W najnowszym sondażu Kantar Małgorzata Kidawa-Błońska spadła na ostatnie miejsce z poparciem na poziomie 4%. Z tego wszystkiego kandydatce KO na prezydenta szybko puściły nerwy. Swoją frustrację wylała w opublikowanym na Twitterze wpisie.
— Mam dość Waszych wyborów w epidemii, Waszej żądzy władzy. Pokazuję dziś upokarzanych przez Was ludzi. Zapomnianych w DPS-ach, kobiety tęskniące za dziećmi, młodych zagubionych w Waszym chaosie. Będę to robić codziennie. Niech to będzie symbol Waszego plebiscytu — napisała kandydatka Platformy Małgorzata Kidawa-Błońska.

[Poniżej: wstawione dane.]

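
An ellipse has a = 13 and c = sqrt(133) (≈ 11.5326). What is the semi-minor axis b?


b^2 = 13^2 - (sqrt(133))^2 = 169 - 133 = 36
b = sqrt(36) = 6

b = 6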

Swoją opinię o niekorzystnym sondażu zostawił również Borys Budka, który powiedział:
— Wybory to cały proces — kampania wyborcza, możliwość poznania kandydatów. Zatem to nie będą wybory, to będzie plebiscyt.
Internauci bardzo szybko odpowiedzi na opublikowane słowa Kidawy-Błońskiej. Niektórzy przewidują nawet „zjazd do 3%”, a inni „narrację wprost proporcjonalną do wyników sondażowych”.
— Swoją drogą, jeśli ktoś ma słabą głowę, to nawet po 4% może w niej zaszumieć — czytamy w jednym z komentarzy.
We wpisie wicemarszałek Sejmu zaobserwowano również hashtag „oni wybory, my życie”.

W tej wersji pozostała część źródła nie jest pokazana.